Promote Social Norms that Protect Women Against Sexual Abuse and Violence
– Bystander Approaches: When you are walking on the road, keep your eyes open. In case you come across any kind of inconvenience, take help from people only once you are in a public place.
– Mobilizing men and boys as allies: Teach the men and boys at home to help women wherever necessary. All boys should be taught to respect girls and women.
– Social groups should take the initiative to run awareness campaigns, organize events and distribute written material.
Teach Skills to Prevent Sexual Violence
– Social-emotional learning: Let both women and men, boys and girls learn to manage and release their emotions in a positive way.

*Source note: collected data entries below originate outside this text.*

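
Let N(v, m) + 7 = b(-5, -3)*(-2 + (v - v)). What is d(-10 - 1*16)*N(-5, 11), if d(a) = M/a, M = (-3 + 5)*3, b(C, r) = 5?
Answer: 51/13 ≈ 3.9231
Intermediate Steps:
M = 6 (M = 2*3 = 6)
d(a) = 6/a
N(v, m) = -17 (N(v, m) = -7 + 5*(-2 + (v - v)) = -7 + 5*(-2 + 0) = -7 + 5*(-2) = -7 - 10 = -17)
d(-10 - 1*16)*N(-5, 11) = (6/(-10 - 1*16))*(-17) = (6/(-10 - 16))*(-17) = (6/(-26))*(-17) = (6*(-1/26))*(-17) = -3/13*(-17) = 51/13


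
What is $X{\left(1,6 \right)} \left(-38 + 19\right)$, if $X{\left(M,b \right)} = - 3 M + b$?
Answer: $-57$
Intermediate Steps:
$X{\left(M,b \right)} = b - 3 M$
$X{\left(1,6 \right)} \left(-38 + 19\right) = \left(6 - 3\right) \left(-38 + 19\right) = \left(6 - 3\right) \left(-19\right) = 3 \left(-19\right) = -57$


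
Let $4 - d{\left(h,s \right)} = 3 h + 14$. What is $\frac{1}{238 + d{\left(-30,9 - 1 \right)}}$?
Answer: $\frac{1}{318} \approx 0.0031447$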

– Teaching healthy, safe dating and intimate relationship skills to adolescents: Don’t shy away from talking about these issues with the ladies of your family and close friends circle. You never know you might be saving them from a trap.
– Promote healthy sexuality
– Empowerment-based training: Empower girls and women to learn self-defence skills, help them to be economically sound and strengthen leadership qualities and opportunities for girls.
– Teaching gender equality: At the end of the day, we won’t progress much as a society if we don’t encourage both girls and boys to respect and empower each other. Both need to understand that we are only both sides of the same coin Nature created and together, we complete the big picture.
How to Create Protective Environments
– Improving safety and monitoring in schools– Establishing and consistently applying workplace policies
– Addressing community-level risks through environmental approaches
How can we Support Victims/Survivors to Lessen Harms?
– Victim-centred services
– Treatment for victims
– Treatment for at-risk children and families to prevent problem behaviour including sex offending
– Save the Police Helpline number on your phone.
– In case of problems, get in a public area as soon as possible.
– In case, you feel someone is following you, walk or run fast and get to a safe place like a shop or cafe to distract. You can keep a distance and start a conversation with a bystander about time or asking for direction to distract.
– When you feel you need help immediately and there may not be enough people who will come forward, don’t shout “Help”, shout “Fire! Fire!” This will create a commotion for you to escape.
– When in an odd place or timing, do not get into a confrontation with strangers.
– Never take help from a stranger when you are in an isolated area. Get to a public space first.